It sounds that way from the stories & questions I see. Can the brain be happy then? I see so many people posting with "how can I improve my mom/dad's anger/rage/negativity?" I know this is not a normal part of aging. I also know that dementia patients can start to have behaviors that would be categorized as psychotic if they didn't already have a dementia diagnosis. Is this extreme unhappiness (for lack of a better word) typical as the brain deteriorates?
Of course, I have no idea when her attitude will change. I know things will progress, but I have no idea of the time table.
I also see many other residents in the ALF and I haven't noticed any of them, except for one, who demonstrates rage or angry attitude. I'm in the place a lot, so I would think I would have seen something. But, I agree, it seems many people see that with their loved ones who have AD.

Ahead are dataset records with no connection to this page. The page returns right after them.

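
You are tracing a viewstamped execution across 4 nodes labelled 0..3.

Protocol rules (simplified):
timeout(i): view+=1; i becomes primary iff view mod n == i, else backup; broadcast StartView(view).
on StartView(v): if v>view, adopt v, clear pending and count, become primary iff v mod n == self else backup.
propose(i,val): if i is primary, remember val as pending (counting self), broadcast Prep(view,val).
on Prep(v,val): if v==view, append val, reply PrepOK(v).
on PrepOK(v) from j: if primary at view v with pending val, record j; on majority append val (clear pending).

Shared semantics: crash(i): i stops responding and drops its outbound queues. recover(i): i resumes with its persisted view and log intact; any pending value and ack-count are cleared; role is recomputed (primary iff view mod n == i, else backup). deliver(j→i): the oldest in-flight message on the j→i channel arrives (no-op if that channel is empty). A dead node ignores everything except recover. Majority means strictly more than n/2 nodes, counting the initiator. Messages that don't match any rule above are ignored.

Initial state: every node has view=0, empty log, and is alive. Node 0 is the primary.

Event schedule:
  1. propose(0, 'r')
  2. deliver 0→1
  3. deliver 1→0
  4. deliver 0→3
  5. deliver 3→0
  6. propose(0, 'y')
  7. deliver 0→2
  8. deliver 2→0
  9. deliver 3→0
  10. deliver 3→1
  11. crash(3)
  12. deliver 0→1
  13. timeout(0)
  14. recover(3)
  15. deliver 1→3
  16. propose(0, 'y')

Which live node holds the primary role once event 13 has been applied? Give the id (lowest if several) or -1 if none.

[1] propose(0,'r') → ∅
[2] deliver 0→1 → N1(back v0 [r])
[3] deliver 1→0 → ∅
[4] deliver 0→3 → N3(back v0 [r])
[5] deliver 3→0 → N0(prim v0 [r])
[6] propose(0,'y') → ∅
[7] deliver 0→2 → N2(back v0 [r])
[8] deliver 2→0 → ∅
[9] deliver 3→0 → ∅
[10] deliver 3→1 → ∅
[11] crash(3) → N3(✗back v0 [r])
[12] deliver 0→1 → N1(back v0 [r,y])
[13] timeout(0) → N0(back v1 [r])

-1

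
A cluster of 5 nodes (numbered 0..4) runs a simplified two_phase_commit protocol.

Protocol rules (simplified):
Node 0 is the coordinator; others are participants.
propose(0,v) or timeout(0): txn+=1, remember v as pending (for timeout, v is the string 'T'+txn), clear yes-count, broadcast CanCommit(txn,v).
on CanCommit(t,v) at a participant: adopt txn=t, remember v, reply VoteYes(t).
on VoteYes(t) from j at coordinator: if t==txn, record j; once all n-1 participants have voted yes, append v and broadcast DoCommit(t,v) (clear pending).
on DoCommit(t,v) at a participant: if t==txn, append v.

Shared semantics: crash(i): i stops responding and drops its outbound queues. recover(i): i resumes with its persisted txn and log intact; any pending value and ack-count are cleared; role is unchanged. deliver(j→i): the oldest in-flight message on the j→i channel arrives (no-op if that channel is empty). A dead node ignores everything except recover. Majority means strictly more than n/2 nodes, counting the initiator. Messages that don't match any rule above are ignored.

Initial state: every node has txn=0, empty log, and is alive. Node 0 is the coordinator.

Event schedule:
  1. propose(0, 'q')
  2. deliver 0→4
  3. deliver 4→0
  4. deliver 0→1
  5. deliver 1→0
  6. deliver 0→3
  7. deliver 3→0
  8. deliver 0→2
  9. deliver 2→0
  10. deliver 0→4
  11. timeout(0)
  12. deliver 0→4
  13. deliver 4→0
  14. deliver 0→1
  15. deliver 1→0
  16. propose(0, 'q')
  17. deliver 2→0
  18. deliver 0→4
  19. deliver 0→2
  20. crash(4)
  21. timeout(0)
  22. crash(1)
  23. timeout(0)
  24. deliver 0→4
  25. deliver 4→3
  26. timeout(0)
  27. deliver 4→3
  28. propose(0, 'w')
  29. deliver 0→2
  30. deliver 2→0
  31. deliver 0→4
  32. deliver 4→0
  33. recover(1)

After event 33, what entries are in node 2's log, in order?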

My mother went through over two years of being nearly impossible when I came here. Something changed. She lost interest in doing many things and settled in to watch TV all day long. She began sleeping more. I wonder if there is a midpoint in aging or dementia where people are the most unhappy. Then as they get past that point, they start to accept things and become happier. I don't know.
We haven't ever had this large of a group with dementia before, so maybe it just seems like a bigger thing than before, when ALZ was still uncommon. And when people didn't live as long in the first place.
I have so many questions....
Like I do believe, as I have a few Doctors that are in the field, and studying Dementia and Alzheimer's, not two people are alike. There seems to be more angry upset Dementia patient's. That being said though, there are those who have Alzheimer's who are angry, but my mom is happy about everything. Yes, 90% of what she says is a story, but she is happy.
My mother has been dealing with dementia for probably six or seven years. She is now in a nursing home. She has a broken hip that did not heal but except for the pain when she has to be moved, she is content. She still jokes and flirts a little and likes her food and enjoys baseball on the tv.
Hubby was always a patient, pleasant person and remained so throughout his dementia journey. Mom is a gentle, pleasant, happy person and dementia hasn't changed that.
I suspect that on this site it seems like most dementia patients get very unhappy because those are the caregivers who are inspired to ask for help. I've never posted that "My husband is so happy about small things in his life. What should I do?" I've never posted, "My very pleasant mother is going along nicely with what the staff suggests for her and is polite to them."
I recall that some of the members of my local support group have had loved ones who were angry and very unhappy and many of them have retained their former personalities. It is really hard to know how common the "unhappy" behavior is and whether it varies depending on the kind of dementia.
My husband died holding my hand in our bedroom. I was with him around the clock for ten years. I can say with confidence that he did not display the "unhappy" behavior talked about in this thread.
I know full well that unhappy behavior exists and is frequent. But whether it is is "most" or "some" or "a few" persons with dementia would be hard to say. I just know it is not "all".